Condenan a mexicano en EU por vender explosivos

Mario Alberto García-Balderas fue sentenciado a 10 años de prisión por posesión y venta ilegal de armas y explosivos a agentes federales encubiertos en Texas.
El armamento de grueso calibre fue asegurado.
García-Balderas fue sentenciado por ser un extranjero ilegal en posesión de un arma de fuego y nueve artefactos explosivos tipo granada. (Milenio Digital-Archivo)

Texas, Estados Unidos

Un ciudadano mexicano, que según autoridades vendió granadas caseras a agentes federales encubiertos en el sur de Texas, fue sentenciado hoy a 10 años en prisión por condenas relacionadas con delitos como posesión de armas de fuego y explosivos, informó la fiscalía.

Mario Alberto García-Balderas, de 45 años, había sido deportado dos veces de Estados Unidos para luego regresar y se espera que vuelva a ser deportado después de que cumpla su sentencia en una prisión estadunidense, informó la Fiscalía de McAllen en un comunicado.

En febrero, miembros del jurado hallaron culpable a García-Balderas por ser un extranjero ilegal en Estados Unidos en posesión de un arma de fuego y nueve artefactos explosivos improvisados del tipo granada.

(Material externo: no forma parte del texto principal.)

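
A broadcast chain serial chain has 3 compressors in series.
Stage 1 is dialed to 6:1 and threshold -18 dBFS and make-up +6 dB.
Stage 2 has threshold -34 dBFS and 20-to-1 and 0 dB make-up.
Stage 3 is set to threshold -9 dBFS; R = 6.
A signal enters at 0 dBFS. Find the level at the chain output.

Stage 1: 18 dB above -18 dBFS, reduced 6:1 to 3 dB above → -15 dBFS; +6 dB make-up → -9 dBFS.
Stage 2: overshoot 25 dB → 25/20 = 1.25 dB → -32.75 dBFS.
Stage 3: -32.75 dBFS ≤ -9 dBFS, so stage 3 doesn't engage; output -32.75 dBFS.

-32.75 dBFS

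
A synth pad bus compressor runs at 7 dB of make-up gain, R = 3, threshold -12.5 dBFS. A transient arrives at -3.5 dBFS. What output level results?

-2.5 dBFS

Overshoot: -3.5 − (-12.5) = 9 dB.
3:1 compression reduces that to 9/3 = 3 dB over.
Output = -12.5 + 3 = -9.5 dBFS; make-up adds 7 dB, giving -2.5 dBFS.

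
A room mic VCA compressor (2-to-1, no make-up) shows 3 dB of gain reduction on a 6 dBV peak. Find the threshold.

Let T be the threshold. Output overshoot = (input overshoot)/R, so 3 − T = (6 − T)/2.
2·(3 − T) = 6 − T → 1·T = 6 − 6 = 0.
T = 0/1 = 0 dBV.

0 dBV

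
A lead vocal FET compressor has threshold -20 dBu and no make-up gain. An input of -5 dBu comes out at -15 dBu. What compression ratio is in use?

Input overshoot = -5 − (-20) = 15 dB; output overshoot = -15 − (-20) = 5 dB.
Ratio = 15 / 5 = 3.

3:1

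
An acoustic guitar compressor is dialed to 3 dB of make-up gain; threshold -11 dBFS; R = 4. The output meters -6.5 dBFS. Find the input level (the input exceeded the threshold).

-5 dBFS

Remove make-up: -6.5 − 3 = -9.5 dBFS.
That's 1.5 dB above the -11 dBFS threshold.
Before 4:1 compression the overshoot was 1.5 × 4 = 6 dB, so input = -11 + 6 = -5 dBFS.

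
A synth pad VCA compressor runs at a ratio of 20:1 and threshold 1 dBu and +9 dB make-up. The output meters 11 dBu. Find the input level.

Remove make-up: 11 − 9 = 2 dBu.
The compressed level sits 2 − 1 = 1 dB over threshold.
Before 20:1 compression the overshoot was 1 × 20 = 20 dB, so input = 1 + 20 = 21 dBu.

21 dBu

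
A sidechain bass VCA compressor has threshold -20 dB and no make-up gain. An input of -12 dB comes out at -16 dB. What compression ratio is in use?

Input overshoot = -12 − (-20) = 8 dB; output overshoot = -16 − (-20) = 4 dB.
Ratio = 8 / 4 = 2.

2:1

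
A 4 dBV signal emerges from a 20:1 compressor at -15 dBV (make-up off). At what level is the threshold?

Input is 20 dB above T (since output overshoot × R = input overshoot: (-15 − T)·20 = 4 − T gives T = -16 dBV).
Check: -16 + (4 − (-16))/20 = -16 + 1 = -15 dBV. ✓

-16 dBV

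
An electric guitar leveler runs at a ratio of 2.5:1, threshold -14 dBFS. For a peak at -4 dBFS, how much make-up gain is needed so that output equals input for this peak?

6 dB

Without make-up, output = threshold + overshoot/2.5 = -14 + 4 = -10 dBFS.
Gap to target: 6 dB.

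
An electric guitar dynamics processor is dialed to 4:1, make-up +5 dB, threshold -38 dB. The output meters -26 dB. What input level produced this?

-10 dB

Stripping the +5 dB make-up gives -31 dB at the gain stage.
Post-compression overshoot = -31 − (-38) = 7 dB.
Before 4:1 compression the overshoot was 7 × 4 = 28 dB, so input = -38 + 28 = -10 dB.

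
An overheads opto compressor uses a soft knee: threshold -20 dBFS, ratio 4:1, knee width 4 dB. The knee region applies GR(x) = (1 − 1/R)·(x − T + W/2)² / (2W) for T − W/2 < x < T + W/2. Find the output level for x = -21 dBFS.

-21.09375 dBFS

x − T + W/2 = -21 − (-20) + 2 = 1.
GR = (1 − 1/4) × 1² / 8 = 0.75 × 1 / 8 = 0.09375 dB.
Output = -21 − 0.09375 = -21.09375 dBFS.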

El juez de distrito estadounidense de McAllen (Texas), Ricardo Hinojosa, otorgó a García-Balderas la sentencia máxima de 10 años en prisión por ambos delitos.

Hinojosa también sentenció a García-Balderas a ocho años en prisión, de los cuales 30 meses serán cumplidos consecutivos a las condenas por el caso de armas de fuego, en un caso por separado donde se declaró culpable de reingresar ilegalmente a Estados Unidos tras ser deportado.

"La sentencia de hoy envía un claro mensaje a los individuos que compran, transportan, o facilitan armas, municiones y otros artículos relacionados", dijo James Spero, agente especial a cargo de investigaciones en seguridad nacional.

Los fiscales dijeron que la investigación comenzó en el 2009 después de que agentes federales recibieron información de que una persona estaba vendiendo granadas.

Testigos declararon que García-Balderas entregó artefactos explosivos improvisados a agentes encubiertos en tres ocasiones en septiembre del 2009 por los que en total recibió casi 25 mil dólares.